What are Child Safeguarding Practice Reviews (CSPRs)?
Child Safeguarding Practice Reviews (CSPRs), previously referred to as Serious Case Reviews (SCRs), is undertaken when a child dies or has been seriously harmed and there is cause for concern as to the way organisations worked together.
The purpose of a CSPR is to:
- establish whether there are lessons to be learnt from the case about the way in which local professionals and organisations work together to safeguard and promote the welfare of children;
- identify clearly what those lessons are, how they will be acted upon, and what is expected to change as a result; and
- as a consequence, to improve inter-agency working and better safeguard and promote the welfare of children.
A CSPR is undertaken by a CSPR Panel, chaired by a person independent of the different agencies involved.
Learning Lessons from Reviews
CSPRs often find a combination of good service provision and practice, alongside lessons to be learned about how these can be improved to help ensure that such events do not happen again. Members of the Safeguarding Children Partnership (SCP) are enabled to take these lessons back to their agencies to disseminate the learning. This learning is also cascaded through single and interagency training and development, as well as through the implementation of the action plans, briefing notes etc.
Child Safeguarding Practice Review Panel
The CSPR Panel, created under the Children and Social Work Act 2017, is an independent panel, the responsibilities of which are to commission and supervise national case reviews, support the quality of CSPRs and identify improvements that should be made by safeguarding partners. More information on the role and responsibilities of the Panel can be found on the Government website. The statutory guidance on Working Together to Safeguard Children sets out how the Panel operates and works with Safeguarding Children Partnerships.
Publication of CSPRs
Safeguarding Children Partnerships are required to publish the reports from any CSPRs conducted. These can be found on individual Partnership websites and on the NSPCC Serious Case Review National Repository.
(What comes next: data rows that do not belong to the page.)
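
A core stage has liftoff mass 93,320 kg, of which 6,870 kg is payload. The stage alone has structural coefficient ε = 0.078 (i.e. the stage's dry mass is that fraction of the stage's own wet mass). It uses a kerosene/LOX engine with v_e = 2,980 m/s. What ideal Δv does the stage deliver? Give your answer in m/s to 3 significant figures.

Δv ≈ 5740 m/s

Stage wet mass = m₀ − payload = 93,320 − 6,870 = 86,450 kg.
Stage dry mass = ε × stage wet mass = 0.078 × 86,450 = 6,743.1 kg.
Burnout mass m_f = stage dry + payload = 6,743.1 + 6,870 = 13,613.1 kg.
Δv = v_e · ln(93,320/13,613.1) = 2980.0 × ln(6.855) = 2980.0 × 1.9250 ≈ 5737 m/s.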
The final Serious Case Review (SCR) was undertaken in 2019 and the report was published on 14 January 2020:
A slide deck has been prepared, as a learning resource, to accompany the above Report.
As at August 2021, the Redbridge SCP has not undertaken any CSPRs.
Learning from Other SCPs Reviews
The publication of reports means that the learning from SCRs held in other parts of the country can be shared more effectively. The NSPCC have developed a portal of all published SCR Reports. The NSPCC has also produced a series of thematic briefings which highlight the learning from case reviews that are conducted when a child dies or is seriously injured and abuse or neglect are suspected. Each briefing focuses on a different topic (e.g. CSE, Neglect, Mental Health), pulling together key risk factors and practice recommendations to help practitioners understand and act upon the learning from SCRs.
In 2014, the Department for Education (DfE) published “Pathways to Harm, Pathways to Protection: The Triennial Analysis of Serious Cases Reviews, 2011 – 2014”. Research in Practice (RiP), in partnership with the University of East Anglia and Warwick University, has developed an open-access website which includes a number of resources to support the sharing of the findings from the report. These include an introductory video and individual films for LSCBs, social workers and early help practitioners, police and criminal justice agencies, health and education.
A further report, covering SCRs undertaken between 2014 – 2017, was published in March 2020 – Complexity and Challenge: a triennial analysis of SCRs 2014 – 2017.
The RSCP Learning and Improvement Sub Group developed a template to capture the outline of nationally published SCRs to enable dissemination of findings, lessons etc. The template can be used by all partners. The Sub Group will from time to time share learning via this format.